Strength bunched in the muscles rippling along his shoulders, but in his movements there was this playfulness, so much like I remembered. An echo of our childhood sounded in my ear, the way he’d pestered and begged me to let him see, but never forced me into anything I didn’t want to do.

At that time it was because I was embarrassed and afraid he might make fun of me. I didn’t want him to see the inexperience in my drawings. Now it was because it’d be like slicing my heart open and exposing everything I wasn’t ready for him to see.

It’d scare him as much as it scared me.

Shock stunned me when he abruptly grabbed me by the ankles and dragged me down, forcing me flat on the bed. The sketch pad slid off my lap, facedown on the sheets.

Suddenly I was staring up at Jared’s gorgeous face as he hovered over me. He straddled my waist, and I couldn’t think, couldn’t breathe, could only feel the blood coursing through my veins and pounding in my ears.

His nose was an inch from mine, his hands resting on both sides of my head, but he was everywhere – everywhere – sinking into my consciousness and my spirit.

Then he smirked, all cute and smug, and my eyes went wide when the realization hit me. “Oh my God, Jared Holt, don’t you even think about it. Don’t you dare,” I begged in a whisper, my voice strained with need and a little bit of old childhood fear.

He knew exactly how to get me.

“What?” he asked with feigned innocence, before his fingers began to tap at the center of my chest on my breastbone with his index fingers. His legs cinched around my sides to keep my arms pinned to the bed. This had been Christopher and Jared’s favorite form of torture.
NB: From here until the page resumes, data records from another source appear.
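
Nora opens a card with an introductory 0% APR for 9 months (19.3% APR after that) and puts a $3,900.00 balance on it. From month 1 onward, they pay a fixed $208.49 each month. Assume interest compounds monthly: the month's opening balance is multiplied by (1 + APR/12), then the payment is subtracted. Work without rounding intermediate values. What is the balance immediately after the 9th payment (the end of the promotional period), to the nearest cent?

Promo months 1–9 at r₀ = 0%/12 = 0; months 10+ at r₁ = 19.3%/12 = 0.0160833.
After month 9 (no interest yet): B = $3,900.00 − 9·$208.49 = $2,023.59.

$2,023.59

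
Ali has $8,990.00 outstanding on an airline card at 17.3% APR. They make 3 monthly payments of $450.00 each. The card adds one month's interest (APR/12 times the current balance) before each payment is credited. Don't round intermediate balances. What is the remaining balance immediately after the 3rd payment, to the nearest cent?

Monthly rate r = 17.3%/12 = 1.44167% = 0.0144167.
Each month: B ← B·(1+r) − $450.00.
Month 1: interest $129.61; balance after payment $8,669.61.
Month 2: interest $124.99; balance after payment $8,344.59.
Month 3: interest $120.30; balance after payment $8,014.89.

$8,014.89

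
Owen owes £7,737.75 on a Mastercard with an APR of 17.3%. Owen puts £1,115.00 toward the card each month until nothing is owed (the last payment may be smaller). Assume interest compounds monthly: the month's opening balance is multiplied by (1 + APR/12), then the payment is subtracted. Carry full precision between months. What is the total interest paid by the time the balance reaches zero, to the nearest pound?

Monthly rate r = 17.3%/12 = 1.44167% = 0.0144167.
Payoff takes n = ⌈−ln(1 − rB₀/P)/ln(1+r)⌉ = ⌈7.364⌉ = 8 payments; the last is £408.22.
Total paid = 7·£1,115.00 + £408.22 = £8,213.22.
Total interest = total paid − principal = £8,213.22 − £7,737.75 = £475.47.

£475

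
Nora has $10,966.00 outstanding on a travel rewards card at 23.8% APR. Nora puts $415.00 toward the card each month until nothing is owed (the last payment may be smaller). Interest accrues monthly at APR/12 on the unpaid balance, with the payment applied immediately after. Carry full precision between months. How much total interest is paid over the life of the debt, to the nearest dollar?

Monthly rate r = 23.8%/12 = 1.98333% = 0.0198333.
Payoff takes n = ⌈−ln(1 − rB₀/P)/ln(1+r)⌉ = ⌈37.807⌉ = 38 payments; the last is $335.57.
Total paid = 37·$415.00 + $335.57 = $15,690.57.
Total interest = total paid − principal = $15,690.57 − $10,966.00 = $4,724.57.

$4,725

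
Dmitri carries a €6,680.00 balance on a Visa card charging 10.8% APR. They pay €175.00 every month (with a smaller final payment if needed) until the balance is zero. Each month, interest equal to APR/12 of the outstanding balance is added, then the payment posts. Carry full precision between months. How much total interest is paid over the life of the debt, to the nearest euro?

€1,541

Monthly rate r = 10.8%/12 = 0.9% = 0.009.
Payoff takes n = ⌈−ln(1 − rB₀/P)/ln(1+r)⌉ = ⌈46.977⌉ = 47 payments; the last is €170.92.
Total paid = 46·€175.00 + €170.92 = €8,220.92.
Total interest = total paid − principal = €8,220.92 − €6,680.00 = €1,540.92.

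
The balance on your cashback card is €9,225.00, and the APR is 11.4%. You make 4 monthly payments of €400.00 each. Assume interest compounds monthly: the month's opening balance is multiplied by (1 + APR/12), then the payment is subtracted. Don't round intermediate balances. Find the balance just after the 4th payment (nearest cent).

€7,957.63

Monthly rate r = 11.4%/12 = 0.95% = 0.0095.
Each month: B ← B·(1+r) − €400.00.
Month 1: interest €87.64; balance after payment €8,912.64.
Month 2: interest €84.67; balance after payment €8,597.31.
Month 3: interest €81.67; balance after payment €8,278.98.
Month 4: interest €78.65; balance after payment €7,957.63.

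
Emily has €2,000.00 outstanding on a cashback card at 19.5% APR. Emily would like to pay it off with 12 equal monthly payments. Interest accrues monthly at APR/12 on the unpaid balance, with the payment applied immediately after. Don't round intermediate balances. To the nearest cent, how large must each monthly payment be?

€184.79

Monthly rate r = 19.5%/12 = 1.625% = 0.01625.
Level-payment amortization: P = B₀·r / (1 − (1+r)^(−n)) = 2000.00·0.01625 / (1 − 1.01625^(−12)).
Denominator 1 − (1+r)^(−12) = 0.175874605.
P = 32.5 / 0.175874605 ≈ 184.79.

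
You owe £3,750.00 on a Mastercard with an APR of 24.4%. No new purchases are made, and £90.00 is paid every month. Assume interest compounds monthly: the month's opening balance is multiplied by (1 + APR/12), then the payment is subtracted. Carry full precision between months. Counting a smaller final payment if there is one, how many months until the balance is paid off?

Monthly rate r = 24.4%/12 = 2.03333% = 0.0203333.
Recurrence: B ← B·(1+r) − £90.00.
Month 1: interest £76.25; balance after payment £3,736.25.
Month 2: interest £75.97; balance after payment £3,722.22.
Closed form: n = −ln(1 − rB₀/P)/ln(1+r) = −ln(0.15278)/ln(1.02033) ≈ 93.335, so the balance reaches zero during payment 94.

94 payments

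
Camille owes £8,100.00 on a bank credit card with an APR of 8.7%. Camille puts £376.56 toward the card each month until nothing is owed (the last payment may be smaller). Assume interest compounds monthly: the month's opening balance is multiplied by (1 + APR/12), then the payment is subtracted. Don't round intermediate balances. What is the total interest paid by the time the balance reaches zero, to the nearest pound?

Monthly rate r = 8.7%/12 = 0.725% = 0.00725.
Payoff takes n = ⌈−ln(1 − rB₀/P)/ln(1+r)⌉ = ⌈23.470⌉ = 24 payments; the last is £177.39.
Total paid = 23·£376.56 + £177.39 = £8,838.27.
Total interest = total paid − principal = £8,838.27 − £8,100.00 = £738.27.

£738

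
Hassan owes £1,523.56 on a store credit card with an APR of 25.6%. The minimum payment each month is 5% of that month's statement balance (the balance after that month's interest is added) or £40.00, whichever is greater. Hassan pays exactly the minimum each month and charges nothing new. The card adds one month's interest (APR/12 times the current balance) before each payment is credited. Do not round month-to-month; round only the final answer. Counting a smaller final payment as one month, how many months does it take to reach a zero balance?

Monthly rate r = 25.6%/12 = 2.13333% = 0.0213333.
While 5% of the post-interest balance exceeds £40.00, each month B ← (B·(1+r))·(1 − 0.05), i.e. B shrinks by the factor (1+r)·0.95 = 0.97027.
This holds for months 1–23. Entering month 24 the balance is £760.95; 5% of the post-interest balance is now below £40.00, so the flat £40.00 minimum applies from here.
From month 24 a fixed £40.00 at rate r clears £760.95 in 25 more payments. Total: 23 + 25 = 48 months.

48 months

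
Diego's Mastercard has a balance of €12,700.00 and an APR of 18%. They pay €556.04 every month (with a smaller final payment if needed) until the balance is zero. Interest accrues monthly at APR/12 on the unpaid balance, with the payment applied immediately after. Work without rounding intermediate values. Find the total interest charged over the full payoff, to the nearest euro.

€2,966

Monthly rate r = 18%/12 = 1.5% = 0.015.
Payoff takes n = ⌈−ln(1 − rB₀/P)/ln(1+r)⌉ = ⌈28.174⌉ = 29 payments; the last is €97.07.
Total paid = 28·€556.04 + €97.07 = €15,666.19.
Total interest = total paid − principal = €15,666.19 − €12,700.00 = €2,966.19.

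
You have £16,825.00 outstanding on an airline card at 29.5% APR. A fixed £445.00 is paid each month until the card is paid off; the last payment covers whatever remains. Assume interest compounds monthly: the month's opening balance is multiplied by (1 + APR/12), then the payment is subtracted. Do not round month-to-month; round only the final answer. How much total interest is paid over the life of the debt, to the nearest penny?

Monthly rate r = 29.5%/12 = 2.45833% = 0.0245833.
Payoff takes n = ⌈−ln(1 − rB₀/P)/ln(1+r)⌉ = ⌈109.188⌉ = 110 payments; the last is £84.27.
Total paid = 109·£445.00 + £84.27 = £48,589.27.
Total interest = total paid − principal = £48,589.27 − £16,825.00 = £31,764.27.

£31,764.27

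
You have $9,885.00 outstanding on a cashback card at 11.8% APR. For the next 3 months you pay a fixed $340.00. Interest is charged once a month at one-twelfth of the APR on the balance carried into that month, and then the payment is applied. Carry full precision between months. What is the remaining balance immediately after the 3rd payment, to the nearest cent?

$9,149.42

Monthly rate r = 11.8%/12 = 0.983333% = 0.00983333.
Each month: B ← B·(1+r) − $340.00.
Month 1: interest $97.20; balance after payment $9,642.20.
Month 2: interest $94.81; balance after payment $9,397.02.
Month 3: interest $92.40; balance after payment $9,149.42.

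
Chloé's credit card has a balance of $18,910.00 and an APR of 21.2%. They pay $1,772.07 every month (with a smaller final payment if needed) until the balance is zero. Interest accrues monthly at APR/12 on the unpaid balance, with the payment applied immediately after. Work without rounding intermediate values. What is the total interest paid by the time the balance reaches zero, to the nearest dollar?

Monthly rate r = 21.2%/12 = 1.76667% = 0.0176667.
Payoff takes n = ⌈−ln(1 − rB₀/P)/ln(1+r)⌉ = ⌈11.929⌉ = 12 payments; the last is $1,646.67.
Total paid = 11·$1,772.07 + $1,646.67 = $21,139.44.
Total interest = total paid − principal = $21,139.44 − $18,910.00 = $2,229.44.

$2,229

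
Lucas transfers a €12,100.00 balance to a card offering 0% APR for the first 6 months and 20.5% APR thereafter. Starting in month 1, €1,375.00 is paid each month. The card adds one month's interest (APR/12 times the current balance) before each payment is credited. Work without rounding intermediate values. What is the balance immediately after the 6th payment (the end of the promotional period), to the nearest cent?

€3,850.00

Promo months 1–6 at r₀ = 0%/12 = 0; months 7+ at r₁ = 20.5%/12 = 0.0170833.
After month 6 (no interest yet): B = €12,100.00 − 6·€1,375.00 = €3,850.00.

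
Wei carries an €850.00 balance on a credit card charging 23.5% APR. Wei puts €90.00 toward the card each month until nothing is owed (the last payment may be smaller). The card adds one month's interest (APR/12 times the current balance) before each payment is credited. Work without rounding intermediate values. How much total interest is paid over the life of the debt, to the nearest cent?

€99.27

Monthly rate r = 23.5%/12 = 1.95833% = 0.0195833.
Payoff takes n = ⌈−ln(1 − rB₀/P)/ln(1+r)⌉ = ⌈10.545⌉ = 11 payments; the last is €49.27.
Total paid = 10·€90.00 + €49.27 = €949.27.
Total interest = total paid − principal = €949.27 − €850.00 = €99.27.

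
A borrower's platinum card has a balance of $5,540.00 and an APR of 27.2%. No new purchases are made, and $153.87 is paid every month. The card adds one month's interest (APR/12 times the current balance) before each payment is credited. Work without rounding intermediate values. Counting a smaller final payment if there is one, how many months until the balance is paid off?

Monthly rate r = 27.2%/12 = 2.26667% = 0.0226667.
Recurrence: B ← B·(1+r) − $153.87.
Month 1: interest $125.57; balance after payment $5,511.70.
Month 2: interest $124.93; balance after payment $5,482.77.
Closed form: n = −ln(1 − rB₀/P)/ln(1+r) = −ln(0.1839)/ln(1.02267) ≈ 75.551, so the balance reaches zero during payment 76.

76 payments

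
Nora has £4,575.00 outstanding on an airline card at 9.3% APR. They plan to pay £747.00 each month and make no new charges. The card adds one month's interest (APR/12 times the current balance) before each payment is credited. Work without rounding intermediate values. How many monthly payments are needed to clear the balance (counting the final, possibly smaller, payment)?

7 months

Monthly rate r = 9.3%/12 = 0.775% = 0.00775.
Recurrence: B ← B·(1+r) − £747.00.
Month 1: interest £35.46; balance after payment £3,863.46.
Month 2: interest £29.94; balance after payment £3,146.40.
Closed form: n = −ln(1 − rB₀/P)/ln(1+r) = −ln(0.95254)/ln(1.00775) ≈ 6.299, so the balance reaches zero during payment 7.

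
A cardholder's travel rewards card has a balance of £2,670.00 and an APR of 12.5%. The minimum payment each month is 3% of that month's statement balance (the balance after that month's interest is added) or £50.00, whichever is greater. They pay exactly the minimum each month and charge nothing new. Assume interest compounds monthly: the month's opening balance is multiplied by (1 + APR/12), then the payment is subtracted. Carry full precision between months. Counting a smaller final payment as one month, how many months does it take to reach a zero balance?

Monthly rate r = 12.5%/12 = 1.04167% = 0.0104167.
While 3% of the post-interest balance exceeds £50.00, each month B ← (B·(1+r))·(1 − 0.03), i.e. B shrinks by the factor (1+r)·0.97 = 0.9801.
This holds for months 1–24. Entering month 25 the balance is £1,648.33; 3% of the post-interest balance is now below £50.00, so the flat £50.00 minimum applies from here.
From month 25 a fixed £50.00 at rate r clears £1,648.33 in 41 more payments. Total: 24 + 41 = 65 months.

65 months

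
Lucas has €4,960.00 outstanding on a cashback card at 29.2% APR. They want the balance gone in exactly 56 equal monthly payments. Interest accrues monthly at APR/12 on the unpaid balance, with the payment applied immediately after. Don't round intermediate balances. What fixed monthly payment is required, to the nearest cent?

€163.14

Monthly rate r = 29.2%/12 = 2.43333% = 0.0243333.
Level-payment amortization: P = B₀·r / (1 − (1+r)^(−n)) = 4960.00·0.0243333 / (1 − 1.02433^(−56)).
Denominator 1 − (1+r)^(−56) = 0.739812223.
P = 120.693 / 0.739812223 ≈ 163.14.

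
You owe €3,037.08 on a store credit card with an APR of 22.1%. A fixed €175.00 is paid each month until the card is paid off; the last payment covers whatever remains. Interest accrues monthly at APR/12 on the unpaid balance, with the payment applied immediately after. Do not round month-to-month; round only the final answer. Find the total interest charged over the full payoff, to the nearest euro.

€656

Monthly rate r = 22.1%/12 = 1.84167% = 0.0184167.
Payoff takes n = ⌈−ln(1 − rB₀/P)/ln(1+r)⌉ = ⌈21.102⌉ = 22 payments; the last is €18.05.
Total paid = 21·€175.00 + €18.05 = €3,693.05.
Total interest = total paid − principal = €3,693.05 − €3,037.08 = €655.97.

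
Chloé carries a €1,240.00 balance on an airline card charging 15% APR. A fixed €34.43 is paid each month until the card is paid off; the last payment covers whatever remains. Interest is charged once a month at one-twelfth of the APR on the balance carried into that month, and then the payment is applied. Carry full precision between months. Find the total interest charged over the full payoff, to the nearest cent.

€417.93

Monthly rate r = 15%/12 = 1.25% = 0.0125.
Payoff takes n = ⌈−ln(1 − rB₀/P)/ln(1+r)⌉ = ⌈48.153⌉ = 49 payments; the last is €5.29.
Total paid = 48·€34.43 + €5.29 = €1,657.93.
Total interest = total paid − principal = €1,657.93 − €1,240.00 = €417.93.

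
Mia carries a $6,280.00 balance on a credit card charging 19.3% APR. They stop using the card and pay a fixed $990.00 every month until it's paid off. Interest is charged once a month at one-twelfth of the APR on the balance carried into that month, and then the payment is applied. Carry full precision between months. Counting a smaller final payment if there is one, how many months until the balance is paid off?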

I bucked up, trying to throw him from my body, or maybe I was trying to bring him closer; I couldn’t tell. “Jared… stop… Oh my God, you’re such an ass.”

I made an attempt at flailing my arms. His thighs held them down. Held me down.

Oh my God.

He laughed, quiet and low. “You’ve tortured me for years. Don’t you think it’s only fair I pay you back a little?”

The taps came harder, faster, his touch no longer that of a boy’s fingers, but now heavy and strong. But somehow it felt the same.

How intensely had I missed this?

The push and pull. The tease and the taunt.

I’d missed my friend.

Furiously, I squirmed. Tears gathered, streaking down the sides of my face, and dripping into my hair before I knew it. A low whine rose from deep within my throat and mixed with the quiet laughter I couldn’t hold back.

A hushed chuckle tumbled from Jared’s mouth, so thick it was almost a pant, his expression so soft, like just maybe he was seeing the exact same thing as I was.

And I could feel this change in the air. As if every cell in his body shifted, Jared slowed, then stilled. Mesmerized, I watched as his tongue flicked out to wet his full lips. I was hyperaware of every inch of his body that touched mine, the fire that lit under my skin, how our chests rose and fell in sync. He raised a cautious hand, his attention pitching between my eyes and his intent. A dense hesitation weighted his movements before he seemed to give in and gently ran the back of his fingers along the trail of tears that had slipped down my temple.